Archive.org and Librivox Editions (Both from original 1896 text)
This is the collection of short stories that Robert W. Chambers put out after The King in Yellow. There are a other collections of Chamber’s short stories that use the Maker of Moons title that contain a variety of tales, but this is a review of the original 1896 collection. I started it a few weeks ago because I was in need of an audiobook to listen to while doing housework. I didn’t have very high hopes, as it seems to be common knowledge that Chambers wrote far more bad than good, but anything beats making dinner in silence. I really liked most of the King In Yellow, even some of the more romantic tales, but this collection is of a generally lower quality. Including a few soppy stories in a collection otherwise brimming with ghouls and horror is acceptable, but forcing a few quirky tales into a collection of stories about loverboys going fishing makes for a fairly shit book in my opinion.
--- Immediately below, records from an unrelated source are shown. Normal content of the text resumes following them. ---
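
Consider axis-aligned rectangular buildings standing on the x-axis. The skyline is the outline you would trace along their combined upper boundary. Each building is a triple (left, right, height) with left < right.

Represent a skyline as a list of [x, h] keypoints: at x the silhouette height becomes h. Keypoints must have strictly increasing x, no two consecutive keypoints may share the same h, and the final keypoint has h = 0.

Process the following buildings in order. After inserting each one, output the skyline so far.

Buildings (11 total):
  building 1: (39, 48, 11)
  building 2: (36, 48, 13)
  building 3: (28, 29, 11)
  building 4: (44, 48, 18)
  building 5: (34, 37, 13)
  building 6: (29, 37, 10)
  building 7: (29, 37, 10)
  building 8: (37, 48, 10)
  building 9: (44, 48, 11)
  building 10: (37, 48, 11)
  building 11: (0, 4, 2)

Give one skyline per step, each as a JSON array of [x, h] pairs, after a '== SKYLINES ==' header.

== SKYLINES ==
[[39,11],[48,0]]
[[36,13],[48,0]]
[[28,11],[29,0],[36,13],[48,0]]
[[28,11],[29,0],[36,13],[44,18],[48,0]]
[[28,11],[29,0],[34,13],[44,18],[48,0]]
[[28,11],[29,10],[34,13],[44,18],[48,0]]
[[28,11],[29,10],[34,13],[44,18],[48,0]]
[[28,11],[29,10],[34,13],[44,18],[48,0]]
[[28,11],[29,10],[34,13],[44,18],[48,0]]
[[28,11],[29,10],[34,13],[44,18],[48,0]]
[[0,2],[4,0],[28,11],[29,10],[34,13],[44,18],[48,0]]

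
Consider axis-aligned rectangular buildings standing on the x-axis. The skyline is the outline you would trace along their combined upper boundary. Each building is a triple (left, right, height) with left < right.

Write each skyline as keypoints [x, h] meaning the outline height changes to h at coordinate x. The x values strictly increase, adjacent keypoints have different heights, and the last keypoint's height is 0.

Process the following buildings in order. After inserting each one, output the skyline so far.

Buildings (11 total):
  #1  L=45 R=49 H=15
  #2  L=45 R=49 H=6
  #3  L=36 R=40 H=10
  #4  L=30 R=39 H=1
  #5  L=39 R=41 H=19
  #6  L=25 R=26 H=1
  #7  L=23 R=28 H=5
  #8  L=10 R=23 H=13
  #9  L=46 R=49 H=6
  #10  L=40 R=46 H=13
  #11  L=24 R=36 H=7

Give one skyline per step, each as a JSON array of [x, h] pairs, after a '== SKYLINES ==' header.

== SKYLINES ==
[[45,15],[49,0]]
[[45,15],[49,0]]
[[36,10],[40,0],[45,15],[49,0]]
[[30,1],[36,10],[40,0],[45,15],[49,0]]
[[30,1],[36,10],[39,19],[41,0],[45,15],[49,0]]
[[25,1],[26,0],[30,1],[36,10],[39,19],[41,0],[45,15],[49,0]]
[[23,5],[28,0],[30,1],[36,10],[39,19],[41,0],[45,15],[49,0]]
[[10,13],[23,5],[28,0],[30,1],[36,10],[39,19],[41,0],[45,15],[49,0]]
[[10,13],[23,5],[28,0],[30,1],[36,10],[39,19],[41,0],[45,15],[49,0]]
[[10,13],[23,5],[28,0],[30,1],[36,10],[39,19],[41,13],[45,15],[49,0]]
[[10,13],[23,5],[24,7],[36,10],[39,19],[41,13],[45,15],[49,0]]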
Here’s my rundown of the stories:
The Maker of Moons
The ‘weirdest’ and most entertaining tale in this collection, The Maker of Moons features weird creatures and strange dimensions. It’s the only story in here that comes remotely close to horror, but in comparison to Chamber’s earlier stories, this remains very much on the fantasy side of weird. I’d save this one for last if I were you.
The Silent Land
A lad with a pet bird goes fishing and falls in love with a strange woman. This is a bit like a really boring version of the title story of the collection.
The Black Water
A lad is in love with a girl. He has a sore eye. This story is shit.
In the Name of the Most High
Chambers was obviously a fan of Ambrose Bierce, and this story could have been taken right out of the Tales of Soldiers section from Bierce’s In the Midst of Life. Unfortunately, Tales of Soliders was my least favourite of all Bierce’s collections, and this reads as a shit version of a shit story. Awful.
The Boy’s Sister
A lad falls in love with a boy’s sister. Lame.
The Crime
A lad goes fishing and falls in love. The only crime here is the inclusion of this hogwash.
A Pleasant Evening
This is a ghost story about a guy closely resembling the author. It’s not the worst thing in the collection; it starts off promising, but it falls apart towards the end. This is the only other tale that Chaosium deemed worthy to include in their Complete Weird Tales of Robert W. Chambers collection
Probably all you need when it comes to Chambers.
The Man at the Next Table
Weird, yes, but not very good. Although it doesn’t appear in Chaosium’s selections from this collection, it is incorporated into Chamber’s novel, In Search of the Unknown, as the Pythagoreans chapter. In Search of the Unknown is included, in full, in the Chaosium collection, but judging by the original version of the story, I don’t know if I’ll ever get around to it. This is a story about a lad who meets a pair of metaphysical losers, and a cat.
If you have the Chaosium collection, I would recommend sticking to the stories included in there. The other tales in the original collection aren’t horrendously painful to read/listen to, but they are all rather similar and forgettable. I’m not going to rule out reading more Chambers in the future, but I’ll probably wait for a recommendation on which of his texts are actually worth reading.